The Professor cleared his throat, smiling. “Your Honor, I objected when counsel started down this road on the basis of relevance and you overruled my objection.” He paused, and his smile vanished. “Respectfully, Judge, Mr. Tyler asked for the tongue lashing he just received. The witness’s testimony should stand.”
Cutler hunched his shoulders and looked down at the bench, then back at Tom. “You’re saying he opened the door to it.”
Tom nodded. “That’s exactly what I’m saying.”
Cutler turned to Tyler. His gaze was unsympathetic. “I agree with the Professor . . . er . . . Mr. McMurtrie. The witness’s testimony will not be stricken. Move on to something else, Counselor.”
Jameson Tyler blinked but he didn’t say anything. He looked at Dawn and then back to his own counsel table, where his associate looked like he’d tasted something bad.

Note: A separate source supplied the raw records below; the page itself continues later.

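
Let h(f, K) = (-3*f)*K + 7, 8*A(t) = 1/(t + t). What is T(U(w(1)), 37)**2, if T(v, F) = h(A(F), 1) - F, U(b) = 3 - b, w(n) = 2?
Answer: 315524169/350464 ≈ 900.30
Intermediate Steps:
A(t) = 1/(16*t) (A(t) = 1/(8*(t + t)) = 1/(8*((2*t))) = (1/(2*t))/8 = 1/(16*t))
h(f, K) = 7 - 3*K*f (h(f, K) = -3*K*f + 7 = 7 - 3*K*f)
T(v, F) = 7 - F - 3/(16*F) (T(v, F) = (7 - 3*1*1/(16*F)) - F = (7 - 3/(16*F)) - F = 7 - F - 3/(16*F))
T(U(w(1)), 37)**2 = (7 - 1*37 - 3/16/37)**2 = (7 - 37 - 3/16*1/37)**2 = (7 - 37 - 3/592)**2 = (-17763/592)**2 = 315524169/350464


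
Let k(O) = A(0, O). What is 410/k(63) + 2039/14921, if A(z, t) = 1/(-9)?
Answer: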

“I . . .” Tyler stammered and grabbed the index finger of his right hand. He looked at the jury and smiled.
He’s got nothing, Dawn thought.
“. . . have no further questions.”
Rick was stunned. That’s it? He got nothing. Plus Dawn made him look like a bully.
“Redirect, Mr. McMurtrie?” Cutler asked, looking at the Professor, who had just made it back to the table.